Here is my car, it's not lowered tho, I prefer to save up money and do it right.


----------



## NotAnotherHonda (Aug 7, 2003)

this might get more attention if it was in cosmetics section


----------



## NismoXR (May 1, 2002)

you might want to check out this link
http://www.sr20forum.com/showthread.php?t=64304&page=1&pp=20


----------



## 92sentra (Dec 31, 2003)

NismoXR said:


> you might want to check out this link
> http://www.sr20forum.com/showthread.php?t=64304&page=1&pp=20


I am loving the front bumper on that 1st picture of the black '92 b13! Very cool, but not too low as to be scraping the ground. I can't beleive how low I see some cars around here, and with the bad weather and all, not very smart.

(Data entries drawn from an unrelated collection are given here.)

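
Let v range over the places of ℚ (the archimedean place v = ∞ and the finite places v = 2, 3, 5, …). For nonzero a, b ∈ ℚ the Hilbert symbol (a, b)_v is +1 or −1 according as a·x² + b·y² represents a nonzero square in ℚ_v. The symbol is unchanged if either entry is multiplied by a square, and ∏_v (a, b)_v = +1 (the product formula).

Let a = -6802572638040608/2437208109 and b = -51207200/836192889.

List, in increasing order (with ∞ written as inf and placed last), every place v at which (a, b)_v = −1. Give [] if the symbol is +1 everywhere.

Mod squares: a ≡ -42, b ≡ -2. Check v ∈ {∞, 2, 3, 5, 7, 11, 13, 17, 19, 23, 31}.
v=19: a=19^-2·(≡10), b=19^0·(≡4) mod 19; (10|19)=-1, (4|19)=+1; (−1)^{-2·0·9}·(-1)^0·(+1)^-2 = +1.
v=31: a=31^2·(≡10), b=31^0·(≡30) mod 31; (10|31)=+1, (30|31)=-1; (−1)^{2·0·15}·(+1)^0·(-1)^2 = +1.
v=2: v_2(a)=5, v_2(b)=5; units ≡ 3, 7 (mod 8); ε·ε+αω+βω = 1·1+5·0+5·1 ≡ 0  ⇒  (a,b)_2 = +1.
v=5: a=5^0·(≡3), b=5^2·(≡3) mod 5; (3|5)=-1, (3|5)=-1; (−1)^{0·2·2}·(-1)^2·(-1)^0 = +1.
v=13: a=13^4·(≡10), b=13^0·(≡5) mod 13; (10|13)=+1, (5|13)=-1; (−1)^{4·0·6}·(+1)^0·(-1)^4 = +1.
v=23: a=23^2·(≡4), b=23^2·(≡20) mod 23; (4|23)=+1, (20|23)=-1; (−1)^{2·2·11}·(+1)^2·(-1)^2 = +1.
v=3: a=3^-9·(≡1), b=3^-10·(≡1) mod 3; (1|3)=+1, (1|3)=+1; (−1)^{-9·-10·1}·(+1)^-10·(+1)^-9 = +1.
v=11: a=11^4·(≡7), b=11^2·(≡9) mod 11; (7|11)=-1, (9|11)=+1; (−1)^{4·2·5}·(-1)^2·(+1)^4 = +1.
v=∞: -42 < 0 and -2 < 0  ⇒  (a,b)_∞ = -1.
v=7: a=7^-3·(≡4), b=7^-2·(≡5) mod 7; (4|7)=+1, (5|7)=-1; (−1)^{-3·-2·3}·(+1)^-2·(-1)^-3 = -1.
v=17: a=17^0·(≡13), b=17^-2·(≡13) mod 17; (13|17)=+1, (13|17)=+1; (−1)^{0·-2·8}·(+1)^-2·(+1)^0 = +1.
(-42, -2 / ℚ) ramifies at {7, ∞}: a division algebra.

[7, inf]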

I know it's fun to build cars and make it unique, but I can never understand why some kids put $10-15k into an old Jap import, when for the same $ you could buy a Brand new SER. I guess I am just getting old!


----------



## sno (Oct 4, 2002)

here's mine: 









front exterioir mods include:
custom grill
clear bumper markers
mazda 626 front lip


----------



## samo (Apr 30, 2002)

This is what I used to have:

http://www.nissanperformancemag.com/september02/samo/


----------



## maxxx (Jan 27, 2004)

This is my sentra!!!
January 6 2004 photoshot!!!!






























Red tinted back light
Custom front grill
eurolite blue headlights bulbs
APC superwhite corners lights
Window tint: back glasses 80%
front glasses 50%
windshield 50% 
windshiel banner 80%
Black tinted bumper markers

Next mods: 14" or 15" rims
DROP


----------



## NotAnotherHonda (Aug 7, 2003)

is that your winter beater or your all around car...im asking because i heard its real bad to drive your good car in the snow...hell, im in florida, so i dunno


----------



## maxxx (Jan 27, 2004)

NotAnotherHonda: It's my all around car!!! There a lot of snow here in Quebec!! Today, It was very cold outside... about -24 Celcius ( -37 with the wind factor)
I went to Florida 8 times when I was young ( Ft Lauderdale,Dania,Miami,Hollywood etc...)


----------



## HATEnFATE (Dec 24, 2002)

Mine isn't anything special but black and white look good together.
Driving in the snow can get to your rocker panels...hey look..it's up PAST my rocker panels.....it can rust them out pretty bad......


----------



## sno (Oct 4, 2002)

HATEnFATE said:


> black and white look good together.


i agree :thumbup:


----------



## OPIUM (Aug 18, 2002)

here is my old sentra that I no longer own:


----------



## angryface (Oct 14, 2003)

OPIUM said:


> here is my old sentra that I no longer own:



Awesome, keep them coming!!


----------